Vou até ele para ajudá-lo a se equilibrar. Ficamos sentados no chão do banheiro, encarando um ao outro. Desde quando nos tornamos dois estranhos? Como não percebi que regredimos para duas pessoas que não sabem mais como lidar uma com a outra?
Fito a delicada aliança em meu dedo. Não é de ouro nem nada, sem valor além do sentimental. Não tínhamos mais dinheiro para ficar torrando além do que o que já tínhamos gastado com as passagens para Las Vegas.
— Eu decepcionei você, não foi?
Jerome me acomoda em seu peito como se eu fosse um bebê.
— Ah, Ellie. — Ele me abraça e enterra o nariz em meus cabelos para aspirar o perfume. — Por que não estava lá? Achou que eu não fosse descobrir que não estava mais indo ao salão da Sra. Wilson? — Então algo muda em sua voz e me faz encolher como uma bola no colo dele, em busca de refúgio, quando ouço-o dizer: — Eu sou a sua sombra. Jamais poderá fugir de mim. Não vou permitir.
Meu coração está sangrando de sofrimento. Nossas vidas estão acabadas e não há nada que possa mudar o curso das coisas, porque nem mesmo Deus parece estar do nosso lado.
— Não pode fugir de mim... — sussurra novamente e me ajeita sobre suas pernas.
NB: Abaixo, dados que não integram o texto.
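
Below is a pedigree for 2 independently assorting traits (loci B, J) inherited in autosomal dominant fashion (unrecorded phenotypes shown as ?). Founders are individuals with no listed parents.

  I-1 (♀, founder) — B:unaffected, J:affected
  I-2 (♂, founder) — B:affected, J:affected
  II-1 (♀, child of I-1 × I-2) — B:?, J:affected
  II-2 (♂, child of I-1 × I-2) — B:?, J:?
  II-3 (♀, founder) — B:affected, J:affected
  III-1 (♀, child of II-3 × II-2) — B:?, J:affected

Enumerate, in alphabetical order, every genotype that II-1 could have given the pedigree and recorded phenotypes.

II-1 ∈ {Bb JJ, Bb Jj, bb JJ, bb Jj}

B/I-1 un ·: bb
B/I-2 aff ·: Bb|BB
B/II-1 ? I-1×I-2: bb|Bb
B/II-2 ? I-1×I-2: bb|Bb
B/II-3 aff ·: Bb|BB
B/III-1 ? II-3×II-2: bb|Bb|BB
⇒ B over [I-1,I-2,II-1,II-2,II-3,III-1]: 21 consistent
J/I-1 aff ·: Jj|JJ
J/I-2 aff ·: Jj|JJ
J/II-1 aff I-1×I-2: Jj|JJ
J/II-2 ? I-1×I-2: jj|Jj|JJ
J/II-3 aff ·: Jj|JJ
J/III-1 aff II-3×II-2: Jj|JJ
⇒ J over [I-1,I-2,II-1,II-2,II-3,III-1]: 49 consistent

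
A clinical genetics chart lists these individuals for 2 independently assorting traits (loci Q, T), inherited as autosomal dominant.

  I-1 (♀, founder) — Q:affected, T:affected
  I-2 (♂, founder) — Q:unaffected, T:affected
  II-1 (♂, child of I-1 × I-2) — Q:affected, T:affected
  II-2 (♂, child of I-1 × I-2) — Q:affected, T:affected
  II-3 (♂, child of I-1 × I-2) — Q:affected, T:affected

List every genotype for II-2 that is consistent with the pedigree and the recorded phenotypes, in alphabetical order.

Q/I-1 aff ·: Qq|QQ
Q/I-2 un ·: qq
Q/II-1 aff I-1×I-2: Qq
Q/II-2 aff I-1×I-2: Qq
Q/II-3 aff I-1×I-2: Qq
⇒ Q over [I-1,I-2,II-1,II-2,II-3]: 2 consistent
T/I-1 aff ·: Tt|TT
T/I-2 aff ·: Tt|TT
T/II-1 aff I-1×I-2: Tt|TT
T/II-2 aff I-1×I-2: Tt|TT
T/II-3 aff I-1×I-2: Tt|TT
⇒ T over [I-1,I-2,II-1,II-2,II-3]: 25 consistent

II-2 ∈ {Qq TT, Qq Tt}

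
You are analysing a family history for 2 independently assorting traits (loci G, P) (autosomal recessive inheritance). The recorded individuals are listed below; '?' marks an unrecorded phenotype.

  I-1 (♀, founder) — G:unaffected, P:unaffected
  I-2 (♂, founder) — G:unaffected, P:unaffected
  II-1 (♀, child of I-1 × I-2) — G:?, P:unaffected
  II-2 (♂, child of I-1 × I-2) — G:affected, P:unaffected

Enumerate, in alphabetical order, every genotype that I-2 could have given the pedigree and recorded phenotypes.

G/I-1 un ·: Gg
G/I-2 un ·: Gg
G/II-1 ? I-1×I-2: GG|Gg|gg
G/II-2 aff I-1×I-2: gg
⇒ G over [I-1,I-2,II-1,II-2]: 3 consistent
P/I-1 un ·: PP|Pp
P/I-2 un ·: PP|Pp
P/II-1 un I-1×I-2: PP|Pp
P/II-2 un I-1×I-2: PP|Pp
⇒ P over [I-1,I-2,II-1,II-2]: 13 consistent

I-2 ∈ {Gg PP, Gg Pp}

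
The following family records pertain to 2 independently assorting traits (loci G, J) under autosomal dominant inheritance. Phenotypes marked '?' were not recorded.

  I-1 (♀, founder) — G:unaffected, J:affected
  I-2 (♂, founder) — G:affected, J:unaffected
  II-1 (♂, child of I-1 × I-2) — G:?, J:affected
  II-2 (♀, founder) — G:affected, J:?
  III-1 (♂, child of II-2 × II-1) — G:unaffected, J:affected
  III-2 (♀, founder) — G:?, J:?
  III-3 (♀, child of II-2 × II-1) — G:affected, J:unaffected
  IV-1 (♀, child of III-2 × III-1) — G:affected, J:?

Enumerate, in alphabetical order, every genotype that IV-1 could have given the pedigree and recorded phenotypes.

IV-1 ∈ {Gg JJ, Gg Jj, Gg jj}

G/I-1 un ·: gg
G/I-2 aff ·: Gg|GG
G/II-1 ? I-1×I-2: gg|Gg
G/II-2 aff ·: Gg
G/III-1 un II-2×II-1: gg
G/III-2 ? ·: Gg|GG
G/III-3 aff II-2×II-1: Gg|GG
G/IV-1 aff III-2×III-1: Gg
⇒ G over [I-1,I-2,II-1,II-2,III-1,III-2,III-3,IV-1]: 10 consistent
J/I-1 aff ·: Jj|JJ
J/I-2 un ·: jj
J/II-1 aff I-1×I-2: Jj
J/II-2 ? ·: jj|Jj
J/III-1 aff II-2×II-1: Jj|JJ
J/III-2 ? ·: jj|Jj|JJ
J/III-3 un II-2×II-1: jj
J/IV-1 ? III-2×III-1: jj|Jj|JJ
⇒ J over [I-1,I-2,II-1,II-2,III-1,III-2,III-3,IV-1]: 36 consistent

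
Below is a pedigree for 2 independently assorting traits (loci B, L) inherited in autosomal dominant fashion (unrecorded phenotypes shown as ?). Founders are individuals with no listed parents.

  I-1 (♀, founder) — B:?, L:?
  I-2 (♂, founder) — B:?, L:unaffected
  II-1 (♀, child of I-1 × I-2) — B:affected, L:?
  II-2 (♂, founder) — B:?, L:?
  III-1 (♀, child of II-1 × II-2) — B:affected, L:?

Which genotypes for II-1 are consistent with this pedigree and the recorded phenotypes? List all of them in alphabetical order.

II-1 ∈ {BB Ll, BB ll, Bb Ll, Bb ll}

B/I-1 ? ·: bb|Bb|BB
B/I-2 ? ·: bb|Bb|BB
B/II-1 aff I-1×I-2: Bb|BB
B/II-2 ? ·: bb|Bb|BB
B/III-1 aff II-1×II-2: Bb|BB
⇒ B over [I-1,I-2,II-1,II-2,III-1]: 51 consistent
L/I-1 ? ·: ll|Ll|LL
L/I-2 un ·: ll
L/II-1 ? I-1×I-2: ll|Ll
L/II-2 ? ·: ll|Ll|LL
L/III-1 ? II-1×II-2: ll|Ll|LL
⇒ L over [I-1,I-2,II-1,II-2,III-1]: 22 consistent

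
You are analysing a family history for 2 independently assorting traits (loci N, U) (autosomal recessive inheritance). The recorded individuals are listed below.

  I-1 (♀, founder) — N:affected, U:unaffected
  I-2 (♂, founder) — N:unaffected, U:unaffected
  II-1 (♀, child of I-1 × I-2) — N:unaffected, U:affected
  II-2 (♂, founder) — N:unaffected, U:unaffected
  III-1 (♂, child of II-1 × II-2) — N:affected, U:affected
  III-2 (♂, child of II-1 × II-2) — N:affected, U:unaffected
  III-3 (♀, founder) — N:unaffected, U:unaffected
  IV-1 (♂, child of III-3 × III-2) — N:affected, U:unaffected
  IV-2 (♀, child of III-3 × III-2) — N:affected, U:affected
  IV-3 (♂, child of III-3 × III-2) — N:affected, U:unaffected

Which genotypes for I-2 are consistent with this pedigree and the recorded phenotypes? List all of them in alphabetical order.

I-2 ∈ {NN Uu, Nn Uu}

N/I-1 aff ·: nn
N/I-2 un ·: NN|Nn
N/II-1 un I-1×I-2: Nn
N/II-2 un ·: Nn
N/III-1 aff II-1×II-2: nn
N/III-2 aff II-1×II-2: nn
N/III-3 un ·: Nn
N/IV-1 aff III-3×III-2: nn
N/IV-2 aff III-3×III-2: nn
N/IV-3 aff III-3×III-2: nn
⇒ N over [I-1,I-2,II-1,II-2,III-1,III-2,III-3,IV-1,IV-2,IV-3]: 2 consistent
U/I-1 un ·: Uu
U/I-2 un ·: Uu
U/II-1 aff I-1×I-2: uu
U/II-2 un ·: Uu
U/III-1 aff II-1×II-2: uu
U/III-2 un II-1×II-2: Uu
U/III-3 un ·: Uu
U/IV-1 un III-3×III-2: UU|Uu
U/IV-2 aff III-3×III-2: uu
U/IV-3 un III-3×III-2: UU|Uu
⇒ U over [I-1,I-2,II-1,II-2,III-1,III-2,III-3,IV-1,IV-2,IV-3]: 4 consistent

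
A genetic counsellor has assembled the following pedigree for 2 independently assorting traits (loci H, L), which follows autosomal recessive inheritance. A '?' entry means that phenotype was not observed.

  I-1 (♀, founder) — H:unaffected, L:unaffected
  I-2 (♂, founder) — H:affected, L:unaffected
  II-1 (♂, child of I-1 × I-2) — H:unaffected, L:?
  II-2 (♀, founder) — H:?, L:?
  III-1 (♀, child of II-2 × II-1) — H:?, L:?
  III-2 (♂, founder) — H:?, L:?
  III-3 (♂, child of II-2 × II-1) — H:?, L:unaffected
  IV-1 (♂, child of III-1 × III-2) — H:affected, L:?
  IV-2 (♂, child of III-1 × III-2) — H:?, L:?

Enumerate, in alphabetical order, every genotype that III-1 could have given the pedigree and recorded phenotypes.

H/I-1 un ·: HH|Hh
H/I-2 aff ·: hh
H/II-1 un I-1×I-2: Hh
H/II-2 ? ·: HH|Hh|hh
H/III-1 ? II-2×II-1: Hh|hh
H/III-2 ? ·: Hh|hh
H/III-3 ? II-2×II-1: HH|Hh|hh
H/IV-1 aff III-1×III-2: hh
H/IV-2 ? III-1×III-2: HH|Hh|hh
⇒ H over [I-1,I-2,II-1,II-2,III-1,III-2,III-3,IV-1,IV-2]: 100 consistent
L/I-1 un ·: LL|Ll
L/I-2 un ·: LL|Ll
L/II-1 ? I-1×I-2: LL|Ll|ll
L/II-2 ? ·: LL|Ll|ll
L/III-1 ? II-2×II-1: LL|Ll|ll
L/III-2 ? ·: LL|Ll|ll
L/III-3 un II-2×II-1: LL|Ll
L/IV-1 ? III-1×III-2: LL|Ll|ll
L/IV-2 ? III-1×III-2: LL|Ll|ll
⇒ L over [I-1,I-2,II-1,II-2,III-1,III-2,III-3,IV-1,IV-2]: 697 consistent

III-1 ∈ {Hh LL, Hh Ll, Hh ll, hh LL, hh Ll, hh ll}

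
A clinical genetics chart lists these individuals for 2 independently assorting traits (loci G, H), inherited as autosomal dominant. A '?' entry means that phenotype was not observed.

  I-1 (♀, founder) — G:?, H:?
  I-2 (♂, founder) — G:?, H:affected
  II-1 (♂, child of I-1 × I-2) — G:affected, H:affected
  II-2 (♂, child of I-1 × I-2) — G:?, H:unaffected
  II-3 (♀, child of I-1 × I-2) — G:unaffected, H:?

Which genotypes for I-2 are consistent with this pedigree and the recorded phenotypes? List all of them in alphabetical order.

G/I-1 ? ·: gg|Gg
G/I-2 ? ·: gg|Gg
G/II-1 aff I-1×I-2: Gg|GG
G/II-2 ? I-1×I-2: gg|Gg|GG
G/II-3 un I-1×I-2: gg
⇒ G over [I-1,I-2,II-1,II-2,II-3]: 10 consistent
H/I-1 ? ·: hh|Hh
H/I-2 aff ·: Hh
H/II-1 aff I-1×I-2: Hh|HH
H/II-2 un I-1×I-2: hh
H/II-3 ? I-1×I-2: hh|Hh|HH
⇒ H over [I-1,I-2,II-1,II-2,II-3]: 8 consistent

I-2 ∈ {Gg Hh, gg Hh}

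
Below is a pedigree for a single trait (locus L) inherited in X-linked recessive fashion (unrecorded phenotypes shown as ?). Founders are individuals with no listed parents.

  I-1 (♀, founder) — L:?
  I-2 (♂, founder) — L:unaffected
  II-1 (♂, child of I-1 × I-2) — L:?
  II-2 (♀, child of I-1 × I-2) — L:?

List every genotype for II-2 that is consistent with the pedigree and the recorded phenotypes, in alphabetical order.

L/I-1 ? ·: X^LX^L|X^LX^l|X^lX^l
L/I-2 un ·: X^LY
L/II-1 ? I-1×I-2: X^LY|X^lY
L/II-2 ? I-1×I-2: X^LX^L|X^LX^l
⇒ L over [I-1,I-2,II-1,II-2]: 6 consistent

II-2 ∈ {X^LX^L, X^LX^l}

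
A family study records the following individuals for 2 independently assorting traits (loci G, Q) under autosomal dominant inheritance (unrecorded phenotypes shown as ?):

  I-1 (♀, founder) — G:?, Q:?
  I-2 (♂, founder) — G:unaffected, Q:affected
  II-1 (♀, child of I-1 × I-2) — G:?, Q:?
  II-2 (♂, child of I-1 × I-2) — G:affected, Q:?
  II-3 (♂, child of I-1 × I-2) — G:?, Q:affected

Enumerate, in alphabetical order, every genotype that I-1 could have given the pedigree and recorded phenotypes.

I-1 ∈ {GG QQ, GG Qq, GG qq, Gg QQ, Gg Qq, Gg qq}

G/I-1 ? ·: Gg|GG
G/I-2 un ·: gg
G/II-1 ? I-1×I-2: gg|Gg
G/II-2 aff I-1×I-2: Gg
G/II-3 ? I-1×I-2: gg|Gg
⇒ G over [I-1,I-2,II-1,II-2,II-3]: 5 consistent
Q/I-1 ? ·: qq|Qq|QQ
Q/I-2 aff ·: Qq|QQ
Q/II-1 ? I-1×I-2: qq|Qq|QQ
Q/II-2 ? I-1×I-2: qq|Qq|QQ
Q/II-3 aff I-1×I-2: Qq|QQ
⇒ Q over [I-1,I-2,II-1,II-2,II-3]: 40 consistent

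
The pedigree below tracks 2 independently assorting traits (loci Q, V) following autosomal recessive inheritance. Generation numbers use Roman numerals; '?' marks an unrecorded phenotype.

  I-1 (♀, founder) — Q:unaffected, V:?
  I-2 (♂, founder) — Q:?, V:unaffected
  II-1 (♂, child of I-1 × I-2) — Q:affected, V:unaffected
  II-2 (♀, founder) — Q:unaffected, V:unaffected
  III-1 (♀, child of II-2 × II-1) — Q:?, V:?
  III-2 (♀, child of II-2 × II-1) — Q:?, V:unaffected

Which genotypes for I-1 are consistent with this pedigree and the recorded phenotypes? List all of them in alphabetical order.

I-1 ∈ {Qq VV, Qq Vv, Qq vv}

Q/I-1 un ·: Qq
Q/I-2 ? ·: Qq|qq
Q/II-1 aff I-1×I-2: qq
Q/II-2 un ·: QQ|Qq
Q/III-1 ? II-2×II-1: Qq|qq
Q/III-2 ? II-2×II-1: Qq|qq
⇒ Q over [I-1,I-2,II-1,II-2,III-1,III-2]: 10 consistent
V/I-1 ? ·: VV|Vv|vv
V/I-2 un ·: VV|Vv
V/II-1 un I-1×I-2: VV|Vv
V/II-2 un ·: VV|Vv
V/III-1 ? II-2×II-1: VV|Vv|vv
V/III-2 un II-2×II-1: VV|Vv
⇒ V over [I-1,I-2,II-1,II-2,III-1,III-2]: 70 consistent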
Os olhos negros não parecem ter nenhum tipo de arrependimento quando seu dono me beija com o furor de um adolescente desequilibrado. Não sei se constatar isso me assusta ou me deixa satisfeita.
Consigo sentir a intensidade de seu desejo que controla seus movimentos e, pouco a pouco, abre os botões da minha blusa. Não estou no clima para isso. De verdade. Mas eu me dou para ele. É o mínimo que posso fazer depois de todas as merdas que já fiz com a vida de Jerome.
Sexo é o pior consolo, porém o único que acho no momento.
Tiro as calças e desencaixo o fecho do sutiã para não deixá-lo fazer tanto esforço por causa do ferimento que pode se abrir. Ele me faz deitar no chão para ele e passeia as mãos pelo meu corpo, como se estivesse me conhecendo pela primeira vez. Explora cada centímetro meu com seus dedos. A inclinação de minha garganta, os seios, a barriga, até chegar no meu centro e acariciar através do fino tecido os pelos que mantenho aparados.
Eu fecho os olhos e tento me entregar quando ele começa a sugar os bicos rijos de meus seios, tomado pela libido. Mordisca-os e circula a aréola rosada com a ponta da língua. Suas mãos me possuem e tomam conta de mim com uma sede sexual incontida. Não permitem que eu vá a nenhum lugar longe dele.
Olho para baixo e tento me excitar com a visão de sua boca se banqueteando com meu corpo. Mas não sei, tem algo que ainda está me barrando. Tombo a cabeça para trás, vencida por uma força desconhecida. Algo está me impedindo. Recuso-me a acreditar na possibilidade de algum princípio moralista querendo controlar minhas reações.
Dedos entram pela minha calcinha e alcançam minha fenda, circulam-na. Com isso, ele sabe que ainda não estou pronta. Olha-me por baixo dos cílios, levemente irritado com a minha lentidão. Agora vejo que ambos de nós temos sido duas pessoas constantemente instáveis emocionalmente um com o outro.
— Certo, quer fazer do jeito difícil — briga, impaciente.
Levanto a bunda para a calcinha ser retirada. Arquejo de susto quando ele abre bruscamente minhas pernas até o limite e, em seguida, mergulha em mim sem reservas.
Tenho certeza de que se fosse em alguma época atrás, eu estaria deleitada em saber que ainda sou desejada por ele.
Mas agora, só agora, eu gostaria que as coisas fossem um pouco mais diferentes entre nós. Ainda temos salvação ou é tarde demais?
A resposta é desconhecida.
Uma onda avassaladora me espanta de meus pensamentos profundos e me sacode com um espasmo de prazer. Arquejo. Estou dividida, acometida por um misto de sensações antagônicas, não sei se quero ou se não quero, mas...
— Oh, não — sussurro, ofegante e angustiada.
Fecho os olhos e gozo com força.
Me pergunto se é assim que Jerome se sentia quando eu o arrastava comigo para o mundo viciante do sexo. Ao obter minha resposta, me sinto a pior pessoa do mundo.
O que fizemos um para o outro, Jerome? O que fizemos?